Home srilanka Home grown solution or a solution to elude
Home grown solution or a solution to elude
By Sri Lanka Guardian • January 17, 2011 • columnists feature Rajasingham Jayadevan srilanka • Comments : 0
(January 17, London, Sri Lanka Guardian) President Mahinda Percy Rajapakse is reluctantly advocating a home grown solution to the national question of devolution of powers to the minorities. As though the concept is something unprecedented and creative and no one had advocated in the past, the President is promoting the theme without spelling out what is special about his mission.
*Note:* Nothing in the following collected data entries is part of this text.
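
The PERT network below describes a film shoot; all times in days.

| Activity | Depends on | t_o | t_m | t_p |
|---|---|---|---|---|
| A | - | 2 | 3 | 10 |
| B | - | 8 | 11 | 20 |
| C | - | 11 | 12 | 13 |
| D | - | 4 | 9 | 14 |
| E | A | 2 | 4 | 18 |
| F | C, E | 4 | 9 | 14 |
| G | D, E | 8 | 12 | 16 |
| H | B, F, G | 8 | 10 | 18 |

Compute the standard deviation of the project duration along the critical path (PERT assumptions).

te_A = (2 + 4·3 + 10)/6 = 24/6 = 4; σ²_A = ((10−2)/6)² = 1.778
te_B = (8 + 4·11 + 20)/6 = 72/6 = 12; σ²_B = ((20−8)/6)² = 4.000
te_C = (11 + 4·12 + 13)/6 = 72/6 = 12; σ²_C = ((13−11)/6)² = 0.111
te_D = (4 + 4·9 + 14)/6 = 54/6 = 9; σ²_D = ((14−4)/6)² = 2.778
te_E = (2 + 4·4 + 18)/6 = 36/6 = 6; σ²_E = ((18−2)/6)² = 7.111
te_F = (4 + 4·9 + 14)/6 = 54/6 = 9; σ²_F = ((14−4)/6)² = 2.778
te_G = (8 + 4·12 + 16)/6 = 72/6 = 12; σ²_G = ((16−8)/6)² = 1.778
te_H = (8 + 4·10 + 18)/6 = 66/6 = 11; σ²_H = ((18−8)/6)² = 2.778

Forward pass:
ES_A = 0; EF_A = 4
ES_B = 0; EF_B = 12
ES_C = 0; EF_C = 12
ES_D = 0; EF_D = 9
ES_E = 4; EF_E = 4+6 = 10
ES_F = max(EF_C=12, EF_E=10) = 12; EF_F = 12+9 = 21
ES_G = max(EF_D=9, EF_E=10) = 10; EF_G = 10+12 = 22
ES_H = max(EF_B=12, EF_F=21, EF_G=22) = 22; EF_H = 22+11 = 33
Expected project duration μ = 33 days. Critical path: A → E → G → H.

Variance along critical path = 1.778 + 7.111 + 1.778 + 2.778 = 13.444
σ = √13.444 = 3.667 days

3.67 days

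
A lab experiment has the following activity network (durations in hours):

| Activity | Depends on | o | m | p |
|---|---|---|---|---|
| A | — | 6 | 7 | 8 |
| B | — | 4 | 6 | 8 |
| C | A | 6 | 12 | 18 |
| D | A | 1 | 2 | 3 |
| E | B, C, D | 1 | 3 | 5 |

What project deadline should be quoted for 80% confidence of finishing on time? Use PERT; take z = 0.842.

te_A = (6 + 4·7 + 8)/6 = 42/6 = 7; σ²_A = ((8−6)/6)² = 0.111
te_B = (4 + 4·6 + 8)/6 = 36/6 = 6; σ²_B = ((8−4)/6)² = 0.444
te_C = (6 + 4·12 + 18)/6 = 72/6 = 12; σ²_C = ((18−6)/6)² = 4.000
te_D = (1 + 4·2 + 3)/6 = 12/6 = 2; σ²_D = ((3−1)/6)² = 0.111
te_E = (1 + 4·3 + 5)/6 = 18/6 = 3; σ²_E = ((5−1)/6)² = 0.444

Forward pass:
ES_A = 0; EF_A = 7
ES_B = 0; EF_B = 6
ES_C = 7; EF_C = 7+12 = 19
ES_D = 7; EF_D = 7+2 = 9
ES_E = max(EF_B=6, EF_C=19, EF_D=9) = 19; EF_E = 19+3 = 22
Expected project duration μ = 22 hours. Critical path: A → C → E.

Variance along critical path = 0.111 + 4.000 + 0.444 = 4.556; σ = 2.134 hours.
D = μ + z·σ = 22 + 0.842·2.134 = 23.8 hours

23.8 hours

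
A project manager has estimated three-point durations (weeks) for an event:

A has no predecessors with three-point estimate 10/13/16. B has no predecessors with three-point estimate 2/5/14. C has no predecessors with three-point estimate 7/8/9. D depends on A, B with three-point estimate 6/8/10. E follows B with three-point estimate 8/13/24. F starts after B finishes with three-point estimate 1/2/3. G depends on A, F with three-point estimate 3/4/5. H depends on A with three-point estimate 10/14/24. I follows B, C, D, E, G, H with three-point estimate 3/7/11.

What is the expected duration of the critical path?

te_A = (10 + 4·13 + 16)/6 = 78/6 = 13
te_B = (2 + 4·5 + 14)/6 = 36/6 = 6
te_C = (7 + 4·8 + 9)/6 = 48/6 = 8
te_D = (6 + 4·8 + 10)/6 = 48/6 = 8
te_E = (8 + 4·13 + 24)/6 = 84/6 = 14
te_F = (1 + 4·2 + 3)/6 = 12/6 = 2
te_G = (3 + 4·4 + 5)/6 = 24/6 = 4
te_H = (10 + 4·14 + 24)/6 = 90/6 = 15
te_I = (3 + 4·7 + 11)/6 = 42/6 = 7

Forward pass:
ES_A = 0; EF_A = 13
ES_B = 0; EF_B = 6
ES_C = 0; EF_C = 8
ES_D = max(EF_A=13, EF_B=6) = 13; EF_D = 13+8 = 21
ES_E = 6; EF_E = 6+14 = 20
ES_F = 6; EF_F = 6+2 = 8
ES_G = max(EF_A=13, EF_F=8) = 13; EF_G = 13+4 = 17
ES_H = 13; EF_H = 13+15 = 28
ES_I = max(EF_B=6, EF_C=8, EF_D=21, EF_E=20, EF_G=17, EF_H=28) = 28; EF_I = 28+7 = 35
Expected project duration μ = 35 weeks. Critical path: A → H → I.

35 weeks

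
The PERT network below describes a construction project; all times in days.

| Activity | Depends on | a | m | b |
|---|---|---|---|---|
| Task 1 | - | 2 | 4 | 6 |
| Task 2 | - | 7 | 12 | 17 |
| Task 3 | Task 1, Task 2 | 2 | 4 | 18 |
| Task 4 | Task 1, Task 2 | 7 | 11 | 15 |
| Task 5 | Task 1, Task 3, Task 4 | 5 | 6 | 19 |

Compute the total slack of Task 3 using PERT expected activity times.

te_Task 1 = (2 + 4·4 + 6)/6 = 24/6 = 4
te_Task 2 = (7 + 4·12 + 17)/6 = 72/6 = 12
te_Task 3 = (2 + 4·4 + 18)/6 = 36/6 = 6
te_Task 4 = (7 + 4·11 + 15)/6 = 66/6 = 11
te_Task 5 = (5 + 4·6 + 19)/6 = 48/6 = 8

Forward pass:
ES_Task 1 = 0; EF_Task 1 = 4
ES_Task 2 = 0; EF_Task 2 = 12
ES_Task 3 = max(EF_Task 1=4, EF_Task 2=12) = 12; EF_Task 3 = 12+6 = 18
ES_Task 4 = max(EF_Task 1=4, EF_Task 2=12) = 12; EF_Task 4 = 12+11 = 23
ES_Task 5 = max(EF_Task 1=4, EF_Task 3=18, EF_Task 4=23) = 23; EF_Task 5 = 23+8 = 31
Expected project duration μ = 31 days. Critical path: Task 2 → Task 4 → Task 5.

Backward pass:
LF_Task 5 = 31; LS_Task 5 = 31−8 = 23
LF_Task 4 = LS_Task 5 = 23; LS_Task 4 = 23−11 = 12
LF_Task 3 = LS_Task 5 = 23; LS_Task 3 = 23−6 = 17
LF_Task 2 = min(LS_Task 3=17, LS_Task 4=12) = 12; LS_Task 2 = 12−12 = 0
LF_Task 1 = min(LS_Task 3=17, LS_Task 4=12, LS_Task 5=23) = 12; LS_Task 1 = 12−4 = 8
Slack_Task 3 = LS_Task 3 − ES_Task 3 = 17 − 12 = 5

5 days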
At this week’s informal meeting with the Foreign Correspondents, responding to a question on devolution he has stated: ‘I am for the 13th Amendment (to the Constitution) plus’. The very President on his return from his recent disastrous visit to the United Kingdom went on to state that he wanted to reveal his plan for devolution in his Oxford Union speech. Since his return from the UK, he had all the opportunities to reveal the secrecy on the solution to the national question but he has failed.
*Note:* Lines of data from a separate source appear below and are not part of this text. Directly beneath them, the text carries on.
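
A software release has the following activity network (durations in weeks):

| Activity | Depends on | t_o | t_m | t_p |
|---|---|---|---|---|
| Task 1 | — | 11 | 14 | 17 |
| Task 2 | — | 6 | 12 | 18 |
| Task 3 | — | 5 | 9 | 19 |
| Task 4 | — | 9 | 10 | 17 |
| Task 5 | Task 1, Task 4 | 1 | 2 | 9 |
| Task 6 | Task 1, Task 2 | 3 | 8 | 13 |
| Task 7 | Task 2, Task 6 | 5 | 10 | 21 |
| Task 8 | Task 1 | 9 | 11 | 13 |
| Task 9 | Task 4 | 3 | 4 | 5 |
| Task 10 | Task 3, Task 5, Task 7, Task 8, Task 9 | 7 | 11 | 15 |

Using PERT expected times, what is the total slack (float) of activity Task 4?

18 weeks

te_Task 1 = (11 + 4·14 + 17)/6 = 84/6 = 14
te_Task 2 = (6 + 4·12 + 18)/6 = 72/6 = 12
te_Task 3 = (5 + 4·9 + 19)/6 = 60/6 = 10
te_Task 4 = (9 + 4·10 + 17)/6 = 66/6 = 11
te_Task 5 = (1 + 4·2 + 9)/6 = 18/6 = 3
te_Task 6 = (3 + 4·8 + 13)/6 = 48/6 = 8
te_Task 7 = (5 + 4·10 + 21)/6 = 66/6 = 11
te_Task 8 = (9 + 4·11 + 13)/6 = 66/6 = 11
te_Task 9 = (3 + 4·4 + 5)/6 = 24/6 = 4
te_Task 10 = (7 + 4·11 + 15)/6 = 66/6 = 11

Forward pass:
ES_Task 1 = 0; EF_Task 1 = 14
ES_Task 2 = 0; EF_Task 2 = 12
ES_Task 3 = 0; EF_Task 3 = 10
ES_Task 4 = 0; EF_Task 4 = 11
ES_Task 5 = max(EF_Task 1=14, EF_Task 4=11) = 14; EF_Task 5 = 14+3 = 17
ES_Task 6 = max(EF_Task 1=14, EF_Task 2=12) = 14; EF_Task 6 = 14+8 = 22
ES_Task 7 = max(EF_Task 2=12, EF_Task 6=22) = 22; EF_Task 7 = 22+11 = 33
ES_Task 8 = 14; EF_Task 8 = 14+11 = 25
ES_Task 9 = 11; EF_Task 9 = 11+4 = 15
ES_Task 10 = max(EF_Task 3=10, EF_Task 5=17, EF_Task 7=33, EF_Task 8=25, EF_Task 9=15) = 33; EF_Task 10 = 33+11 = 44
Expected project duration μ = 44 weeks. Critical path: Task 1 → Task 6 → Task 7 → Task 10.

Backward pass:
LF_Task 10 = 44; LS_Task 10 = 44−11 = 33
LF_Task 9 = LS_Task 10 = 33; LS_Task 9 = 33−4 = 29
LF_Task 8 = LS_Task 10 = 33; LS_Task 8 = 33−11 = 22
LF_Task 7 = LS_Task 10 = 33; LS_Task 7 = 33−11 = 22
LF_Task 6 = LS_Task 7 = 22; LS_Task 6 = 22−8 = 14
LF_Task 5 = LS_Task 10 = 33; LS_Task 5 = 33−3 = 30
LF_Task 4 = min(LS_Task 5=30, LS_Task 9=29) = 29; LS_Task 4 = 29−11 = 18
LF_Task 3 = LS_Task 10 = 33; LS_Task 3 = 33−10 = 23
LF_Task 2 = min(LS_Task 6=14, LS_Task 7=22) = 14; LS_Task 2 = 14−12 = 2
LF_Task 1 = min(LS_Task 5=30, LS_Task 6=14, LS_Task 8=22) = 14; LS_Task 1 = 14−14 = 0
Slack_Task 4 = LS_Task 4 − ES_Task 4 = 18 − 0 = 18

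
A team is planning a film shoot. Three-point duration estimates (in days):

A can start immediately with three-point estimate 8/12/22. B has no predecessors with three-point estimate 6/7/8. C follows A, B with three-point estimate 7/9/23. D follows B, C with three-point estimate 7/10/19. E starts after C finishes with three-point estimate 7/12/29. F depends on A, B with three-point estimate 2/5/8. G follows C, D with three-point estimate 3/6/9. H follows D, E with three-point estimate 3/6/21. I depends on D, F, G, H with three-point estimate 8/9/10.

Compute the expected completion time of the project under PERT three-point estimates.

55 days

te_A = (8 + 4·12 + 22)/6 = 78/6 = 13
te_B = (6 + 4·7 + 8)/6 = 42/6 = 7
te_C = (7 + 4·9 + 23)/6 = 66/6 = 11
te_D = (7 + 4·10 + 19)/6 = 66/6 = 11
te_E = (7 + 4·12 + 29)/6 = 84/6 = 14
te_F = (2 + 4·5 + 8)/6 = 30/6 = 5
te_G = (3 + 4·6 + 9)/6 = 36/6 = 6
te_H = (3 + 4·6 + 21)/6 = 48/6 = 8
te_I = (8 + 4·9 + 10)/6 = 54/6 = 9

Forward pass:
ES_A = 0; EF_A = 13
ES_B = 0; EF_B = 7
ES_C = max(EF_A=13, EF_B=7) = 13; EF_C = 13+11 = 24
ES_D = max(EF_B=7, EF_C=24) = 24; EF_D = 24+11 = 35
ES_E = 24; EF_E = 24+14 = 38
ES_F = max(EF_A=13, EF_B=7) = 13; EF_F = 13+5 = 18
ES_G = max(EF_C=24, EF_D=35) = 35; EF_G = 35+6 = 41
ES_H = max(EF_D=35, EF_E=38) = 38; EF_H = 38+8 = 46
ES_I = max(EF_D=35, EF_F=18, EF_G=41, EF_H=46) = 46; EF_I = 46+9 = 55
Expected project duration μ = 55 days. Critical path: A → C → E → H → I.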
He could have walked into the national TV station and revealed his intent to resolve the conflict in a broader based statement or even could have said something when he spoke in the parliament recently.
1st January came and went followed by the January 1st for the Tamils (Thaipongal) on the 14th January.
The President did not have the courage to come open, but only muttered his piece of thinking at the unofficial foreign journalist meeting when a question was raised in this regard. The issue of devolution of powers is so important that even his casual remarks to respond to a question were widely reported in the media.
One has to see whether he has formally seeded his so-called home grown solution at the meeting with the foreign journalists. Unfortunately his home grown solution did not root at the meeting with the local media on the previous day to promote it as home grown, instead was only referenced at the unofficial meeting of the foreign media.
This shows the lackadaisical approach of the President to the burgeoning national question to run an inclusive state with the much wanted extensive devolution of powers.
The President’s muttering did not reflect any home grown concepts. It is the position of India that any political resolution must be 13th amendment +. Indian External Minister S M Krishna has clearly advocated this position at the Indian parliament last year. Unable to put forward his honest thinking on devolution, the President is only responding to external pressures and is not willing even to consider any of the home grown solutions stacked in the archives since independence of Sri Lanka in 1948.
Even the latest resolution proposed by the All Party Parliamentary Group (APPG) presided by his own minister Prof Tissa Vitharane is silently dust binned despite the upbeat statement of the learned Prof in April 2009 that it will be considered upon the defeat of the LTTE. The Professor too is maintaining dumbfounded silence about his wasted effort and with his cake cutting 80th birthday party at the Cabinet meeting last year, the APPG effort found its inevitable burial.
The interesting part of the home grown solution promoted by the President is that, it was seeded only at the foreign correspondent’s meeting. This seed has been heavily treated not to grow any further than the rightwing thinking of his vision of un-accommodative politics and unwanted conditions have been created for the minority parties to come united to help grow his constrained vision.
In order to push through a vague and fancy dressed devolution package to accommodate his minority hates of his government, the President is doing everything to down size his response to the burgeoning issue. Except for dictating his terms to the Tamils, he has not reached the opposition UNP and the JVP to reach a bipartisan consensus.
Even if 13th amendment + resolution are considered in a limited way, it will be pushed through the throats of the minorities by massaging the constituents of his coalition government. In his kitchen cabinet meeting with the foreign correspondents, he had further said police powers will not be devolved. Before a process of dialogue, President’s informal comments are aimed to dilute and weaken the very purpose of honest devolution of powers.
If and when the President presents the terms of reference and the road map for the already constrained devolution proposal, it will set the home grown process for an imported resolution to the conflict.
This confirms international pressure is a vital ingredient for any political resolution. Unless a coordinated international pressure is mounted through India, Sri Lanka will drag its feet further to undermine any efforts to decentralise powers and move away from its fiddling governance practices forever.